AdaSky explains why thermal cameras are essential to AV safety
The technology stack for today’s advanced driver assistance and autonomous systems commonly includes a combination of radar, LiDAR, and ultrasonics, as well as cameras that read visible light and infrared radiation. However, Yakov Shaharabani, Chief Executive of Israel-based AdaSky, believes cameras that capture the unique heat signature of roadway objects will soon become a “prime focus” of autonomous technology.
AdaSky, along with Seek Thermal, are looking to challenge the leading provider of thermal cameras, FLIR, in providing another redundant sensor for safer vehicle autonomy. Its devices measure emissivity. Shaharabani explained: “The emissivity of an object is its effectiveness in emitting energy as thermal radiation.”
We received a demonstration of AdaSky’s system in Las Vegas on the sidelines of CES 2020. Dashboard-mounted cameras fed by AdaSky’s thermal camera were able to distinguish people and objects on nearly pitch-dark suburban streets. The clarity was uncanny. The system can also handle quick changes of lighting, such as oncoming headlights and high-contrast light while emerging from a tunnel—the corner cases that throw off cameras using visible light.
The big promise of thermal cameras is the ability to detect common roadway objects—not just heat-producing pedestrians and animals—in very dark environments and during extreme fog, snow, and other harsh weather conditions.
“Two objects can have the same heat,” said Shaharabani. “But they don’t have the same emissivity, which is a combination of heat and the material that it’s made of.”
From the moment of the company’s founding in January 2016, its goal was to build a thermal camera from the ground up specifically for automotive applications. AdaSky’s competitors provide thermal cameras also for military, security, firefighting, marine, hunting, and other industrial applications.
This focus on automotive—both in terms of requirements and supply chain—led AdaSky to set its sights on a thermal camera that’s smaller, requires less power, produces more precise data, and costs less. Shaharabani pegs a final at-scale cost for its thermal camera in the single digits, meaning between $10 and $99.
Jim Hines, an independent consultant working on sensor technologies for connected and autonomous vehicles, said that night-vision systems have been used in luxury models from Audi, BMW, Cadillac, and Mercedes-Benz.
“The feature never migrated to mid-market models because it didn’t deliver a strong safety benefit,” said Hines. “In other words, conventional headlight illumination was sufficient in most cases.” Vehicle autonomy is providing a new opportunity for the technology.
AdaSky’s camera, which has no moving parts, does not use a cooling system or a shutter that requires operations to pause for a half-second or longer—a critical period of blindness for a moving car—to recalibrate the inner components.
“The temperature of some of those components in the camera can change in a non-linear way,” said Shaharabani. “We solve those discrepancies only with algorithms.”
Instead of using hardware to compensate for those fluctuations in temperature, AdaSky’s software probes the system to identify erratic changes and apply corrections to produce crisp, reliable images.
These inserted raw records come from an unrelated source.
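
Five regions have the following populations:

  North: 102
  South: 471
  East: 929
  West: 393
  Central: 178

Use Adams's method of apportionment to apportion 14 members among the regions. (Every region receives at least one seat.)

North: 1, South: 3, East: 6, West: 3, Central: 1

Standard divisor 2073/14 ≈ 148.071; standard quotas: North 0.689, South 3.181, East 6.274, West 2.654, Central 1.202.
Rounding up gives 1, 4, 7, 3, 2 = 17 seats, so the divisor must be adjusted.
With modified divisor 182: modified quotas North 0.560, South 2.588, East 5.104, West 2.159, Central 0.978.
Rounding up: North 1, South 3, East 6, West 3, Central 1 (total 14).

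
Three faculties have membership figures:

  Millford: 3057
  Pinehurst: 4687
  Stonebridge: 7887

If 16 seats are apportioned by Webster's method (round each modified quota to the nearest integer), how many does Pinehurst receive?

5

Standard divisor 15631/16 ≈ 976.938; standard quotas: Millford 3.129, Pinehurst 4.798, Stonebridge 8.073.
Rounding to the nearest integer gives Millford 3, Pinehurst 5, Stonebridge 8 — total 16, matching the house size, so no adjustment is needed.
Pinehurst receives 5.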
That’s made possible via a tailor-made image-sensor processor (ISP) manufactured by STMicroelectronics. The other hardware components include a lens (available with different fields of view), an emissivity detector, and a power/communications board that delivers the signal to the car’s computer.
Proprietary software also enables AdaSky to yield useful data via a library of heat signatures.
“Every object is providing heat,” explained Shaharabani. “The heat signature of a car, the glass, the engine, the tires, are all different.”
The mapping of those signatures, which improves over time with more data, enables the system to quickly and precisely distinguish between different types of objects.
While AdaSky is not yet talking about the specific automakers expected to deploy its thermal cameras, there is media speculation about applications in U.S. pickup trucks. That’s partly because thermal sensors could be a compelling feature for truck owners to help avoid collisions with large animals on dark country roads. Thermal cameras, depending on the field of view, can sense as far as 200 m (656 ft), well beyond the reach of headlights.
Similarly, automakers are considering thermal sensors for backup applications, which don’t benefit from bright headlights. Shaharabani, no surprise, believes thermal cameras should be placed front, back, and even on sides for effective blind-spot detection.
Ultimately, what could catapult thermal sensors to the mass market is changes in global test procedures. Currently, the U.S. National Highway Transportation Safety Administration (NHTSA) and The European New Car Assessment Program (Euro NCAP) do not fully consider safety in dark settings typically encountered in real-world driving. If global auto-safety agencies start to evaluate safety when there is little to no surrounding illumination, then thermal cameras could effectively become required gear to achieve five-star ratings.
“There are many examples of safety features that were initially offered on premium models eventually becoming mandated on all cars,” said Hines, the sensor-industry analyst. “Thermal imaging could follow that path, but it will depend on the cost and the expected impact on road safety.”